KOLKATA/KALIMPONG: Around 11pm on Sunday, almost two days since he reached the
Kabul airport, 34-year-old
Tamal Bhattacharya finally afforded himself a smile. The anxiety of the past several days was finally over. He had managed to escape the horror unfolding back in Afghanistan.
The resident of
Nimta North Dum Dum, a mechanical engineer by training, had left home in March to take up a job teaching physics and chemistry at Kardan International School, an army school in Kabul. He was one of 10
Bengal residents who were flown back on Sunday. He hadn’t reached home yet when TOI caught up with him, likely to reach around midnight.
For the past few months, ‘home’ was the school’s staff quarters. Since the
Taliban takeover, he had locked himself inside his principal’s house, near the airport, not daring to go out. “I had contacted the Indian embassy in Kabul and tried several times to reach the airport, but I couldn’t,” he said before taking off for Kolkata. “The airport was surrounded by armed Taliban men. Around 11pm on Friday, we managed to reach the airport gate along with other Indians.
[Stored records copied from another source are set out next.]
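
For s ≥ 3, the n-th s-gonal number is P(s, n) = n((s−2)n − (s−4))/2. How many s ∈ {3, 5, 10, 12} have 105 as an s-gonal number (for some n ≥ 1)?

s = 3: P(3, 14) = 105. ✓
s = 5: P(5, 8) = 92 and P(5, 9) = 117; 105 is not s-gonal.
s = 10: P(10, 5) = 85 and P(10, 6) = 126; 105 is not s-gonal.
s = 12: P(12, 5) = 105. ✓
Hits: s ∈ {3, 12} → 2.

2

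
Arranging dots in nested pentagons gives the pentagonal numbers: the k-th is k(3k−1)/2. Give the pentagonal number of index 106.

16801

The 106th pentagonal number is n(3n−1)/2 with n = 106.
106·(3·106 − 1)/2 = 106·317/2 = 16801.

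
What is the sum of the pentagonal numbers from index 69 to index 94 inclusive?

Σ i(3i−1)/2 = (3Σi² − Σi) / 2 over i = 69..94.
Σi = 4465 − 2346 = 2119 and Σi² = 281295 − 107134 = 174161.
(3·174161 − 1·2119) / 2 = 520364/2 = 260182.

260182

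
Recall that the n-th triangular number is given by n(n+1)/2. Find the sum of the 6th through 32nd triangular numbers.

5949

Σ i(i+1)/2 = (Σi² + Σi) / 2 over i = 6..32.
Σi = 528 − 15 = 513 and Σi² = 11440 − 55 = 11385.
(1·11385 + 1·513) / 2 = 11898/2 = 5949.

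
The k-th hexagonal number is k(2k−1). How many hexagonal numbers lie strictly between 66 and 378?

The n-th hexagonal number is n(2n−1).
Smallest index with value > 66: n = 7 (giving 91).
Largest index with value < 378: n = 13 (giving 325).
Indices 7 through 13: 7 terms.

7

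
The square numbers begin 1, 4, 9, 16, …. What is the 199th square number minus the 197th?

199² = 39601 and 197² = 38809.
Difference: 39601 − 38809 = 792.

792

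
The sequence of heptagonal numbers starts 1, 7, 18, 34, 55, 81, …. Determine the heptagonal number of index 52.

6682

The 52nd heptagonal number is n(5n−3)/2 with n = 52.
52·(5·52 − 3)/2 = 52·257/2 = 6682.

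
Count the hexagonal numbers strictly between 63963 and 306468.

The n-th hexagonal number is n(2n−1).
Smallest index with value > 63963: n = 180 (giving 64620).
Largest index with value < 306468: n = 391 (giving 305371).
Indices 180 through 391: 212 terms.

212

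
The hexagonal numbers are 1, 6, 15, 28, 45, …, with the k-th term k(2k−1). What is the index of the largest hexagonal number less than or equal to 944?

21

Solve n(2n−1) ≤ 944 for integer n.
n = 21 gives 861 ≤ 944, while n = 22 gives 946 > 944; so the answer is index 21.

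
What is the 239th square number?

The 239th square number is n² with n = 239.
239² = 57121.

57121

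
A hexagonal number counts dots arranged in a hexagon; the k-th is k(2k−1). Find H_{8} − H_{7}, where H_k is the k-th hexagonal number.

Consecutive hexagonal numbers differ by 4n − 3: here 4·8 − 3 = 29.

29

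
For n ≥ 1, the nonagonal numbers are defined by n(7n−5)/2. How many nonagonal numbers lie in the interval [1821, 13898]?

40

The n-th nonagonal number is n(7n−5)/2.
Smallest index with value ≥ 1821: n = 24 (giving 1956).
Largest index with value ≤ 13898: n = 63 (giving 13734).
Indices 24 through 63: 40 terms.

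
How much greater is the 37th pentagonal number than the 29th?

37·(3·37 − 1)/2 = 2035 and 29·(3·29 − 1)/2 = 1247.
Difference: 2035 − 1247 = 788.

788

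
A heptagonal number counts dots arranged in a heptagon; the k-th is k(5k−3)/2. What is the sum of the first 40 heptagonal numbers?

Σ i(5i−3)/2 = (5Σi² − 3Σi) / 2 over i = 1..40.
Σi = 820 and Σi² = 22140.
(5·22140 − 3·820) / 2 = 108240/2 = 54120.

54120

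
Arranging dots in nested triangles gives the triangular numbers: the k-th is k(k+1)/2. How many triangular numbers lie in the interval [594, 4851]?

65

The n-th triangular number is n(n+1)/2.
Smallest index with value ≥ 594: n = 34 (giving 595).
Largest index with value ≤ 4851: n = 98 (giving 4851).
Indices 34 through 98: 65 terms.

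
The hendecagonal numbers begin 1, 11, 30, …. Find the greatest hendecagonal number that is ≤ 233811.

233130

Solve n(9n−7)/2 ≤ 233811 for integer n.
n = 228 gives 233130 ≤ 233811, while n = 229 gives 235183 > 233811; so the answer is 233130.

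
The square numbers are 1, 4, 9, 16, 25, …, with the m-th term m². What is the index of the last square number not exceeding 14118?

Solve n² ≤ 14118 for integer n.
n = 118 gives 13924 ≤ 14118, while n = 119 gives 14161 > 14118; so the answer is index 118.

118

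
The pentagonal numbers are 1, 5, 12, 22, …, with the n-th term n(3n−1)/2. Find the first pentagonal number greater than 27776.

Solve n(3n−1)/2 > 27776 for integer n.
The largest n with value ≤ 27776 is 136 (since 27676 ≤ 27776 < 28085), so the first above is n = 137, value 28085.

28085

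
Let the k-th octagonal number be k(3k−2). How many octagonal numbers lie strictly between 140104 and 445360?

169

The n-th octagonal number is n(3n−2).
Smallest index with value > 140104: n = 217 (giving 140833).
Largest index with value < 445360: n = 385 (giving 443905).
Indices 217 through 385: 169 terms.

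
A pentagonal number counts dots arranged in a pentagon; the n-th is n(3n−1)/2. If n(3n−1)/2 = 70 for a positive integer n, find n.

Set n(3n−1)/2 = 70, giving 3n² − n − 140 = 0.
The discriminant is 1 + 24·70 = 1681, and √1681 = 41.
So n = (1 + 41) / 6 = 42/6 = 7.
Check: 7·(3·7 − 1)/2 = 70. ✓

7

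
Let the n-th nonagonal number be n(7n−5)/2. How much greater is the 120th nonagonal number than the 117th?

2481

120·(7·120 − 5)/2 = 50100 and 117·(7·117 − 5)/2 = 47619.
Difference: 50100 − 47619 = 2481.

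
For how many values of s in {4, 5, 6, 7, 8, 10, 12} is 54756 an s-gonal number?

s = 4: P(4, 234) = 54756. ✓
s = 5: P(5, 191) = 54626 and P(5, 192) = 55200; 54756 is not s-gonal.
s = 6: P(6, 165) = 54285 and P(6, 166) = 54946; 54756 is not s-gonal.
s = 7: P(7, 148) = 54538 and P(7, 149) = 55279; 54756 is not s-gonal.
s = 8: P(8, 135) = 54405 and P(8, 136) = 55216; 54756 is not s-gonal.
s = 10: P(10, 117) = 54405 and P(10, 118) = 55342; 54756 is not s-gonal.
s = 12: P(12, 105) = 54705 and P(12, 106) = 55756; 54756 is not s-gonal.
Hits: s ∈ {4} → 1.

1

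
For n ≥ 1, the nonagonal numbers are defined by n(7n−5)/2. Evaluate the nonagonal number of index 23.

1794

The 23rd nonagonal number is n(7n−5)/2 with n = 23.
23·(7·23 − 5)/2 = 23·156/2 = 23·78 = 1794.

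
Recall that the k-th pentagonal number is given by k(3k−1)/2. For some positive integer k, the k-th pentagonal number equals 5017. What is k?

58

Set n(3n−1)/2 = 5017, giving 3n² − n − 10034 = 0.
So n = (1 + 347) / 6 = 348/6 = 58.
Check: 58·(3·58 − 1)/2 = 5017. ✓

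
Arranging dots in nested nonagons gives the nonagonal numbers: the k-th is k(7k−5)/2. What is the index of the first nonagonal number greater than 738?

Solve n(7n−5)/2 > 738 for integer n.
The largest n with value ≤ 738 is 14 (since 651 ≤ 738 < 750), so the first above is n = 15, value 750.

15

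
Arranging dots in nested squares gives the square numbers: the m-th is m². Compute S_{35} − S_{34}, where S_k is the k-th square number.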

But the American forces initially refused to allow us inside because no government officials were accompanying us with government documents.”
Bhattacharya said: “We had to wait outside the airport for several hours on Friday night. Later, we were accommodated in a wedding hall near the airport. It was then that officers of the
Indian Air Force arrived. They helped us board the flight late on Saturday.”
It was only after getting news of Tamal’s arrival in Delhi early on Sunday morning that his parents — Shyamal and Minati — breathed easy, after days of tension. “I managed to get in touch with him on chat minutes before he boarded the Ghaziabad-bound flight late on Saturday. Now we are feeling relieved as our only son has managed to return from Afghanistan,” Shyamal, 66, said. Minati said: “From what we saw on TV, I was very scared, especially because he taught in an army school. We had lost contact with him for several days. I just kept on praying.”
Over 600km away in Kalimpong, images of the IAF plane landing in India playing out on TV finally brought a smile on
Sudeshna Subba. Her husband, S Subba reached India on the same flight after spending three nights at Kabul airport. “I used to wait for his calls, and each time he called, I would hear firing sounds and other scary noises. I could not keep calm,” Sudeshna said. Subba, an ex-Armyman and a Kargil war veteran, had gone to Afghanistan only on August 3, little expecting to have to return so soon. His elderly mother said Subba had fought for his country, but this experience of Afghanistan was more scary as this time, “he was fighting for his life”.